DC to consider major new public safety bill to stem rising violent crime


WASHINGTON (AP) — Public safety legislation unveiled Wednesday by local lawmakers in the nation’s capital is aimed at bringing down spiraling violent crimes rates that have stoked public anxiety and prompted congressional scrutiny.

The measure largely repackages and consolidates previous proposals and temporary anti-crime legislation, including stiffer penalties for a host of gun-related offenses and wider leeway for judges to detain suspects prior to their trial.

“Pretty much everything in here are bills that were introduced, had a hearing and had a public process,” said Ward 2 Councilmember Brooke Pinto, who chairs the Council’s judiciary and public safety committee.

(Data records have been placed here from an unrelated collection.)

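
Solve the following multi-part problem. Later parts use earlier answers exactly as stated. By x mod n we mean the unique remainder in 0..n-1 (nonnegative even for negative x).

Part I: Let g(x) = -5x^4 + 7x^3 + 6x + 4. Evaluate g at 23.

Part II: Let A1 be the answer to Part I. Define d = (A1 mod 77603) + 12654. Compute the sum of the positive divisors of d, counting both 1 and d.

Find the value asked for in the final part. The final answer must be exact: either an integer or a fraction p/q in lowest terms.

Part I: -5*(23)^4 + 7*(23)^3 + 6*(23)^1 + 4 = (-1399205) + (85169) + (138) + (4) = -1313894; answer -1313894
Part II: A1 = -1313894; d = 18011; 18011 = 7 * 31 * 83; sigma = (1 + 7) * (1 + 31) * (1 + 83) = 8 * 32 * 84 = 21504; answer 21504

21504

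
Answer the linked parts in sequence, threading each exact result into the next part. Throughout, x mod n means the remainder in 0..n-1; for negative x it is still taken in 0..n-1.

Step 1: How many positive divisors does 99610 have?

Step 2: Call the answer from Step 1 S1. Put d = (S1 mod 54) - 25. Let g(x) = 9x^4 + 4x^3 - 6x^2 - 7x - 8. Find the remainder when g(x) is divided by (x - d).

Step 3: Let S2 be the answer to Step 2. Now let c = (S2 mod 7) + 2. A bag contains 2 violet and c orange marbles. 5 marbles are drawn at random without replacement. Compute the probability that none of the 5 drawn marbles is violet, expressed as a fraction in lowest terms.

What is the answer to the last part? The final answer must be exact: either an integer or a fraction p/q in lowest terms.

Step 1: 99610 = 2 * 5 * 7 * 1423; number of divisors = (1+1) * (1+1) * (1+1) * (1+1) = 16; answer 16
Step 2: S1 = 16; d = -9; remainder = value at the root: 9*(-9)^4 + 4*(-9)^3 - 6*(-9)^2 - 7*(-9)^1 - 8 = (59049) + (-2916) + (-486) + (63) + (-8) = 55702; answer 55702
Step 3: S2 = 55702; c = 5; total draws C(7,5) = 21; favorable C(5,5) = 1; P = 1/21; answer 1/21

1/21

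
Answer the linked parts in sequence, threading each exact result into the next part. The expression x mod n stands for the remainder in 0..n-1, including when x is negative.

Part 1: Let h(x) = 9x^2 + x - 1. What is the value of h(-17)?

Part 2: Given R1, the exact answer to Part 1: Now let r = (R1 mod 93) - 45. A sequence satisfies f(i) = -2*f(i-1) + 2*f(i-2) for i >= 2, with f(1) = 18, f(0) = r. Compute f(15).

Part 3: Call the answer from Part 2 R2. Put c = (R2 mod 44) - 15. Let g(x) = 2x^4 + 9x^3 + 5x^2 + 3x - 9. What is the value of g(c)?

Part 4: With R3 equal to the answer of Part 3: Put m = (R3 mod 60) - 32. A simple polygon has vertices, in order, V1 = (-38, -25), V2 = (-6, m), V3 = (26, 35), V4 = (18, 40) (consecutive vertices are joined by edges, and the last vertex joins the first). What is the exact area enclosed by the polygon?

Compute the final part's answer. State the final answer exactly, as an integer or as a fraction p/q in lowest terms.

1264

Part 1: 9*(-17)^2 + 1*(-17)^1 - 1 = (2601) + (-17) + (-1) = 2583; answer 2583
Part 2: R1 = 2583; r = 27; f(2) = -2*(18) + 2*(27) = 18; iterating: f(2)=18, f(3)=0, f(4)=36, f(5)=-72, f(6)=216, f(7)=-576, f(8)=1584, f(9)=-4320, f(10)=11808, f(11)=-32256, f(12)=88128, f(13)=-240768, f(14)=657792, f(15)=-1797120; answer -1797120
Part 3: R2 = -1797120; c = 1; 2*(1)^4 + 9*(1)^3 + 5*(1)^2 + 3*(1)^1 - 9 = (2) + (9) + (5) + (3) + (-9) = 10; answer 10
Part 4: R3 = 10; m = -22; cross terms: (-38*-22 - -6*-25)=686, (-6*35 - 26*-22)=362, (26*40 - 18*35)=410, (18*-25 - -38*40)=1070; twice the area = |2528| = 2528; area = 1264; answer 1264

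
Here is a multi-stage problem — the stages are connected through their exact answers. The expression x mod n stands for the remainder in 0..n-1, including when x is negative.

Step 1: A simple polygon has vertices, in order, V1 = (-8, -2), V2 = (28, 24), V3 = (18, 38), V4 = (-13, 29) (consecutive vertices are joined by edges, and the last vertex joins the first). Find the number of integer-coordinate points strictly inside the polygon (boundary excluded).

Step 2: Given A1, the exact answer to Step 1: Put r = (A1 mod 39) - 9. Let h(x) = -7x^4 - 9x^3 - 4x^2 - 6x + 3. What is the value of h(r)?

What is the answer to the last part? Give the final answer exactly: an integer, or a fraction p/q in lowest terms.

Step 1: cross terms: (-8*24 - 28*-2)=-136, (28*38 - 18*24)=632, (18*29 - -13*38)=1016, (-13*-2 - -8*29)=258; twice the area = |1770| = 1770; area = 885; boundary points = 2 + 2 + 1 + 1 = 6; strictly interior points = area - boundary/2 + 1 = 883; answer 883
Step 2: A1 = 883; r = 16; -7*(16)^4 - 9*(16)^3 - 4*(16)^2 - 6*(16)^1 + 3 = (-458752) + (-36864) + (-1024) + (-96) + (3) = -496733; answer -496733

-496733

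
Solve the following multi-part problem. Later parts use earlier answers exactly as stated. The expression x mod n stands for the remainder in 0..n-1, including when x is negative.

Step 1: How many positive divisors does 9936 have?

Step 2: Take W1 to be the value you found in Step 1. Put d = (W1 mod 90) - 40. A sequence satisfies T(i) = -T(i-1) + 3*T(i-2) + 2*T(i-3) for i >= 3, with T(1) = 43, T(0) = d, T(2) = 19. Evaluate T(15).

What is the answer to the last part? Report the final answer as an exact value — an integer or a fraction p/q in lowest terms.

179470

Step 1: 9936 = 2^4 * 3^3 * 23; number of divisors = (4+1) * (3+1) * (1+1) = 40; answer 40
Step 2: W1 = 40; d = 0; T(3) = -1*(19) + 3*(43) + 2*(0) = 110; iterating: T(3)=110, T(4)=33, T(5)=335, T(6)=-16, T(7)=1087, T(8)=-465, T(9)=3694, T(10)=-2915, T(11)=13067, T(12)=-14424, T(13)=47795, T(14)=-64933, T(15)=179470; answer 179470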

Homicides jumped by 35% in 2023 in Washington while car thefts and carjackings both essentially doubled. The carjacking victims in D.C. last year included a U.S. Congressmen and a diplomat from the United Arab Emirates. Deputy Mayor for Public Safety Lyndsey Appiah openly admitted before a congressional hearing last year that the District is in the midst of a crime crisis.

Violent crime jumped in several American cities during the COVID-19 pandemic and lockdown. But while homicides have dropped post-pandemic in places like New York City, Chicago, Philadelphia and Baltimore, the trends have only accelerated in Washington.

The proposed bill loosens restrictions for police officers on physically handling suspects and when they are authorized to engage in vehicular pursuits. It would also allow police officer to review their own body camera footage prior to making their report in cases not involving serious use of force.

Certain elements seem sure to be hotly debated on the 13-member D.C. Council, which is split between judicial reformers and those pushing for more aggressive policing and prosecutions. One potentially controversial proposal would allow the Metropolitan Police Department to declare 1,000 square foot areas of the city as “drug free zones” for 120 hours, or five days. Loitering in those zones would be heavily restricted and those inside would have to essentially justify their presence there.

“It gives the police discretion to make that determination … that this area can not be frequented,” Pinto said, adding that the measure is meant to cool off blocks that have witnessed recent cycles of violence and retaliation.

Pinto said she hopes to bring the bill to the D.C. Council floor next week with a proper vote scheduled for late January.

“My hope and expectation is that the council supports this common sense package,” she said.

The proposal has already received an endorsement from Washington Mayor Muriel Bowser, who has worked closely with Pinto on recent other crime legislation. Bowser has fought multiple battles with the council over criminal justice issues; last year she vetoed a sweeping rewrite of the District’s criminal code claiming that the reduction in maximum sentences on some major crimes “sent the wrong message” in the midst of a crime wave.

The council overrode her veto but Republicans in Congress took up Bowser’s cause and drew enough Democratic support to cancel the legislation — an embarrassing reversal for the Council.

Bowser expressed her support for Pinto’s bill, which incorporates several elements of previous proposals endorsed by the mayor’s office.

“We know that driving down crime requires us to send a clear message that if you make our city less safe, if you bring violence to our community, you will be held accountable,” Bowser said in a statement Wednesday. “I look forward to signing this bill into law and urge the Council to move with urgency to unanimously pass this legislation.”

But judicial reform advocates quickly dismissed the proposal as an extension of the same ineffective enforcement-heavy tactics that have been rolled back and declared ineffective around the country.

“It’s just doubling down on the solutions that are failing,” said Patrice Sulton head of the D.C. Justice Lab. Sulton, who played a major role in the rejected criminal code rewrite, said the bill appeared to be “ghost written” by U.S. Attorney Matthew Graves’ office, which handles most felony prosecutions due to Washington’s status as a non-state.

The American Civil Liberties Union also blasted several of the proposals as either archaic or unconstitutional.

“The proposed changes to body-worn camera provisions would spread distrust of police. Such distrust undermines the legitimacy of law enforcement and erodes any sense of cooperation between harmed communities and the police,” ACLU-D.C. Policy Counsel Melissa Wasser said in a statement. “Similarly, failed and ineffective ‘drug-free’ zones do little to prevent crime; instead, they open the door for police officers to harass people and violate our rights. The District can’t make it a crime to simply stand around.”